Noi fotografi siamo cresciuti e abbiamo ancora indelebili dentro di noi le foto di guerra di Robert Capa e ancora oggi quando muore un fotografo di guerra, e sono tanti, proviamo compassione dolore e sdegno.
Nei momenti critici della storia dell’uomo la fotografia è sempre lì e i fotografi in prima linea, armati di solo macchina fotografica, rischiando la propria pelle con la speranza che la loro testimonianza sugli orrori del mondo diventi un messaggio di pace.
Testimoni del nostro tempo fotografi free-lance e non, viaggiatori solitari che con la loro bisaccia tecnologica viaggiano da un continente all’altro, da un villaggio di frontiera a una metropoli assediata dalla guerra libera e duratura, alle rivoluzioni di popolo, alle carestie perenni, alle esecuzioni sommarie di pulizia etnica.
Noi fotografi siamo cresciuti solidarizzando con quei fotografi che con la fotografia hanno con coraggio denunciato la mafia, ricevendone minacce e umiliazioni.
Al contrario del nostro assessore alla cultura Miraglia quando afferma che “i soldi non puzzano”, noi riteniamo che la provenienza del denaro abbia fondamentale importanza quando si parla si fondi che dovrebbero sostenere un Museo.

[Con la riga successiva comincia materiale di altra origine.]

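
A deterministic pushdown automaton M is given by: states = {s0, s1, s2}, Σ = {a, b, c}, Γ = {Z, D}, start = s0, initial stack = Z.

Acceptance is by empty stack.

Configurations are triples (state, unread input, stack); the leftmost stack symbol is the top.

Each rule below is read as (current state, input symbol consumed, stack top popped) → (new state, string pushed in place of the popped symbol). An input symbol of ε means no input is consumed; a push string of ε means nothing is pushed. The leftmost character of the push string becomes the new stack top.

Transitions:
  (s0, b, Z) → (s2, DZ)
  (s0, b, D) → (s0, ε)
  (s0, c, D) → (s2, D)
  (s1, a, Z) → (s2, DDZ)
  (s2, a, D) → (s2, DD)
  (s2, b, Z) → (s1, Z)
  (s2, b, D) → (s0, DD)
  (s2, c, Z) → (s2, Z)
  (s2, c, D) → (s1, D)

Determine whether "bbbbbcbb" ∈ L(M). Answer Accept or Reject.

(s0, bbbbbcbb, Z)
  read b, top Z: go to s2, push DZ → (s2, bbbbcbb, DZ)
  read b, top D: go to s0, push DD → (s0, bbbcbb, DDZ)
  read b, top D: go to s0, push ε → (s0, bbcbb, DZ)
  read b, top D: go to s0, push ε → (s0, bcbb, Z)
  read b, top Z: go to s2, push DZ → (s2, cbb, DZ)
  read c, top D: go to s1, push D → (s1, bb, DZ)
No transition applies at (s1, bb, DZ); input not fully consumed.

Reject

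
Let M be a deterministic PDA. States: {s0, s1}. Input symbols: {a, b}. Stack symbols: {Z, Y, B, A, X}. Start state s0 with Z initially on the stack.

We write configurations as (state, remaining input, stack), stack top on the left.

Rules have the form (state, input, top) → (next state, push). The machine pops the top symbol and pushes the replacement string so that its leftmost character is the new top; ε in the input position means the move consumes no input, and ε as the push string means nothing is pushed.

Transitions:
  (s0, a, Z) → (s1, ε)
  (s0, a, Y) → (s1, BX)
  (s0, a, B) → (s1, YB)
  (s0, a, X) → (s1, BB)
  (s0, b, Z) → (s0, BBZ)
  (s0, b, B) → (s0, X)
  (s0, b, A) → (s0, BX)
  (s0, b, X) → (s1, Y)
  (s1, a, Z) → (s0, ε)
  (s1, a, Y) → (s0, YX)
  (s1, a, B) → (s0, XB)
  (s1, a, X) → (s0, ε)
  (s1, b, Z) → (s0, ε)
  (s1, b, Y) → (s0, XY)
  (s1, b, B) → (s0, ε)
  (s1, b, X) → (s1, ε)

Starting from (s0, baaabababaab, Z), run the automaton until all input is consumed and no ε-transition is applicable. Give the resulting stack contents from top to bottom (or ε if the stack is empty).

YBBYBXBBZ

(s0, baaabababaab, Z)
  read b, top Z: go to s0, push BBZ → (s0, aaabababaab, BBZ)
  read a, top B: go to s1, push YB → (s1, aabababaab, YBBZ)
  read a, top Y: go to s0, push YX → (s0, abababaab, YXBBZ)
  read a, top Y: go to s1, push BX → (s1, bababaab, BXXBBZ)
  read b, top B: go to s0, push ε → (s0, ababaab, XXBBZ)
  read a, top X: go to s1, push BB → (s1, babaab, BBXBBZ)
  read b, top B: go to s0, push ε → (s0, abaab, BXBBZ)
  read a, top B: go to s1, push YB → (s1, baab, YBXBBZ)
  read b, top Y: go to s0, push XY → (s0, aab, XYBXBBZ)
  read a, top X: go to s1, push BB → (s1, ab, BBYBXBBZ)
  read a, top B: go to s0, push XB → (s0, b, XBBYBXBBZ)
  read b, top X: go to s1, push Y → (s1, ε, YBBYBXBBZ)
All input consumed in state s1 with stack YBBYBXBBZ.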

Riteniamo opportuno sottolineare la differenza che per questioni etiche e morali deve esistere, tra i soldi che guadagna un reporter di guerra, un precario e quelli di un mafioso o una ditta che produce macchine da guerra.
A noi fotografi napoletani piace continuare ad auspicare che il nostro museo cittadino di riferimento, il museo Madre, sia sempre di più un luogo dove si produce e presenta arte, libera e protetta da qualsiasi condizionamento esterno.

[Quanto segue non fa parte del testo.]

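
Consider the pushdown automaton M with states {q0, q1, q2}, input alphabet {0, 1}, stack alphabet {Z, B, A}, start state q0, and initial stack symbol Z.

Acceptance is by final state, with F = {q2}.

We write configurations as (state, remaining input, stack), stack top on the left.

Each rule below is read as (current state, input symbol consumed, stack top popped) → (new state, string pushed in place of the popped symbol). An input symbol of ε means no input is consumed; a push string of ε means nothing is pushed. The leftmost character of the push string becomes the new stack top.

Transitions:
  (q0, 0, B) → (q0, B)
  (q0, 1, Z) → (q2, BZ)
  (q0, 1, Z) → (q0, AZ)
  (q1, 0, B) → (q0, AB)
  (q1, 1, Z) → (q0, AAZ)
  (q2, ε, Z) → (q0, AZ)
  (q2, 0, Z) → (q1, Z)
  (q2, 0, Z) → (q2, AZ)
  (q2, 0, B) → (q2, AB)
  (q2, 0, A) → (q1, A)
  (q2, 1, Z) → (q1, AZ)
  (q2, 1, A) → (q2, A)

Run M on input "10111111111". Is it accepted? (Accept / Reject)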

Il nostro Museo ci piace molto quando è pieno di bambini che lavorano con gli artisti e presentano li i loro progetti e quando il lunedì l’ingresso è libero a tutti, tutti ed è pieno di giovani che visitano le mostre.
Leggiamo che la “Mbda”, impresa italiana che produce missili, vuole sponsorizzare le attività del Madre. Ci chiediamo: cosa potremmo mai dire ai tanti scolari che hanno animato i corsi e i laboratori che si svolgono nel museo o ai tanti giovanissimi visitatori, quando ci chiederanno cosa produce uno dei soci o sponsor di cui leggono il nome sulle guide, sui cataloghi, sulle pubblicazioni del Museo?
No, noi fotografi napoletani presenti ora al Museo con la mostra “O VERO” non ci sentiamo di esporre le nostre opere qualora si dovesse trovare un accordo con una multinazionale che produce armi e nulla ci potrà convincere che chi fabbrica missili, siano essi di attacco o, come strenuamente alcuni affermano, di difesa, possa essere uno sponsor senza “cattivi odori”.
I fotografi napoletani di “O VERO”, non condividendo nessun taglio alla cultura imposto da un governo cieco al punto da non accorgersi che la cultura è la terza fabbrica nazionale, sono solidali con i tanti artisti che hanno preso posizione contro questa ipotesi di partnership. Comprendono e apprezzano le scelte di alcuni di loro a ritirare le opere dalla collezione permanente e sono pronti a togliere le proprie foto anche in corso d’opera e a mostra ancora aperta, lasciando gli spazi vuoti, bianchi, come immagine emblematica del vuoto di valori che una classe dirigente povera di contenuti vuole divulgarci. Questo è lo spirito e la missione dei fotografi, l’arte deve servire a scuotere le coscienze, non a massificarle sul volere del controllore di turno.